Medicina Narrativa: la narrazione come strumento di cura, anche nel linfedema

Ci sono malattie più o meno gravi, ci sono situazioni più o meno importanti, ma quando ci sono malattie severe, a volte invalidanti, a volte croniche, è facile che ci sia una percezione da parte della persona di una rottura. Come se venisse interrotta la continuità esistenziale.

 

L’Istituto Superiore della Sanità nel 2015 ha emanato le linee di indirizzo per l’utilizzo della Medicina Narrativa in tutti i luoghi dove si curano delle malattie. Ha definito la Medicina Narrativa una metodologia d’intervento clinico-assistenziale perché la narrazione può essere considerata una strategia di cura anche nel caso del linfedema. Il paziente quando si sente ascoltato vive un’esperienza di connessione e di cura.

Cercati maggiori approfondimenti sulla Medicina Narrativa? La Dott.ssa Nicoletta Suter, responsabile della Formazione al Cro di Aviano ed esperta in Medicina Narrativa, nonché docente del prossimo corso gratuito ALL con focus su questo argomento, approfondisce gli aspetti più risaltanti della narrazione applicata all’ambito della salute.

Cosa accade quando ci si ammala?

Il tempo della vita viene messo da parte e inizia il tempo della malattia, quindi della diagnosi, del trattamento, della riabilitazione e molte volte, in queste interruzioni, la persona fa fatica a orientarsi.

Anche lo spazio cambia. Prima era quello famigliare. Ci sono persone che si spostano anche migliaia di chilometri. Lo spazio non è più quello famigliare, lo spazio è quello dell’ospedale, degli ambulatori.  L’orologio c’è l’abbiamo per orientarci nel tempo, ma nessuno ci dà una bussola per orientarci nello spazio.

Anche il corpo subisce grandi trasformazioni

La bestia, il drago, il diavolo: queste sono le metafore della malattia. Tante metafore che ci dicono che qualcosa dentro non va più bene.  E allora si converte in un campo di battaglia laddove dobbiamo lottare per vincere una determinata guerra.

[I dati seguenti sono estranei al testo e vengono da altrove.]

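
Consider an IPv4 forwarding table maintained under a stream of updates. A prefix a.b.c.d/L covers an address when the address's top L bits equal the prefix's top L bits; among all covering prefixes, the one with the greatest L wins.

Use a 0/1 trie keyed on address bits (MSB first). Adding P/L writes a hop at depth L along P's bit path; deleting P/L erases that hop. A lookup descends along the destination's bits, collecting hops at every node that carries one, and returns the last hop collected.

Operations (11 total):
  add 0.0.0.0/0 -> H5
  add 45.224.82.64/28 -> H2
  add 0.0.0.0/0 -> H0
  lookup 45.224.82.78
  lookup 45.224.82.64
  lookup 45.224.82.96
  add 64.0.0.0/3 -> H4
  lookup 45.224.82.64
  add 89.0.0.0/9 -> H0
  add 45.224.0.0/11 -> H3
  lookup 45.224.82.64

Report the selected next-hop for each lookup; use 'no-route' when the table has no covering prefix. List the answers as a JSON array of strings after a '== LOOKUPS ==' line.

Trace:
  + 0.0.0.0/0 (H5) depth=0
  + 45.224.82.64/28 (H2) depth=28
  + 0.0.0.0/0 (H0) depth=0
  lookup 45.224.82.78: bits 0010110111100000010100100100 walk d0:H0→d1:-→d2:-→d3:-→d4:-→d5:-→d6:-→d7:-→d8:-→d9:-→d10:-→d11:-→d12:-→d13:-→d14:-→d15:-→d16:-→d17:-→d18:-→d19:-→d20:-→d21:-→d22:-→d23:-→d24:-→d25:-→d26:-→d27:-→d28:H2 -> H2
  lookup 45.224.82.64: bits 0010110111100000010100100100 walk d0:H0→d1:-→d2:-→d3:-→d4:-→d5:-→d6:-→d7:-→d8:-→d9:-→d10:-→d11:-→d12:-→d13:-→d14:-→d15:-→d16:-→d17:-→d18:-→d19:-→d20:-→d21:-→d22:-→d23:-→d24:-→d25:-→d26:-→d27:-→d28:H2 -> H2
  lookup 45.224.82.96: bits 00101101111000000101001001 walk d0:H0→d1:-→d2:-→d3:-→d4:-→d5:-→d6:-→d7:-→d8:-→d9:-→d10:-→d11:-→d12:-→d13:-→d14:-→d15:-→d16:-→d17:-→d18:-→d19:-→d20:-→d21:-→d22:-→d23:-→d24:-→d25:-→d26:- -> H0
  + 64.0.0.0/3 (H4) depth=3
  lookup 45.224.82.64: bits 0010110111100000010100100100 walk d0:H0→d1:-→d2:-→d3:-→d4:-→d5:-→d6:-→d7:-→d8:-→d9:-→d10:-→d11:-→d12:-→d13:-→d14:-→d15:-→d16:-→d17:-→d18:-→d19:-→d20:-→d21:-→d22:-→d23:-→d24:-→d25:-→d26:-→d27:-→d28:H2 -> H2
  + 89.0.0.0/9 (H0) depth=9
  + 45.224.0.0/11 (H3) depth=11
  lookup 45.224.82.64: bits 0010110111100000010100100100 walk d0:H0→d1:-→d2:-→d3:-→d4:-→d5:-→d6:-→d7:-→d8:-→d9:-→d10:-→d11:H3→d12:-→d13:-→d14:-→d15:-→d16:-→d17:-→d18:-→d19:-→d20:-→d21:-→d22:-→d23:-→d24:-→d25:-→d26:-→d27:-→d28:H2 -> H2

== LOOKUPS ==
["H2","H2","H0","H2","H2"]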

Anche il linguaggio si altera. Quando la malattia produce i suoi effetti non si trovano più le parole da dire. Siamo in silenzio, perché magari le parole cancro, chemioterapia, dolore sono parole che fanno male, perché, ogni volte che le sentiamo, queste parole trasmettono in maniera viscero-somatica qualcosa che crea una percezione di dolore.

Quindi il paziente può sentire una frattura tra quella precedente e quella attuale.

A cosa servono le narrazioni?

Le storie sono importanti perché narrando facciamo un’operazione cognitiva ma anche emotiva che permette di dare ordine e aggirare qual caos di pensieri attraverso un canovaccio che si crea tramite la narrazione.

La narrazione aiuta a prendere consapevolezza, a ritrovare le parole per dare un nome a quelle esperienze, a rimettere insieme i frammenti del tempo, dello spazio, del corpo; a creare un ponte tra quello che è stato, che è, che potrà essere. In qualche modo, a ritrovarsi.

La narrazione non è solo quella orale, può essere scritta, può essere la pittura, la danza, il disegno. È un tentativo di trovare parole o anche forme, perché qualcosa che ferisce può, essere nominato di nuovo e il disordine si ricompone ed è possibile tradurre anche la narrazione al congiuntivo.

Narrare al congiuntivo vuol dire narrare la possibilità, quello che potrà accadere da questo momento in poi, anche domani.

Allora, occorrono storie che modificano lo sguardo, la postura, che ci aiutano a sviluppare una competenza: quella di saper accogliere i racconti, quindi riconoscere, assorbire, interpretare le storie e farci muovere da questa storia, perché dentro le storie delle persone ci sono un sacco di indicazioni, per esempio per rimuovere la cura.

Inoltre, inserire l’ascolto della narrazione nella relazione di cura migliora anche la pratica clinica.

Le narrazioni servono ad armonizzare il comportamento per la sopravvivenza di un gruppo. Sono una strategia narrativa dell’individuo ma anche dalla comunità. Quando noi raccontiamo è come se creassimo una mappa con dei punti di riferimento per orientarci nella vita, nell’esperienza che stiamo vivendo e per dare un senso a questa esperienza.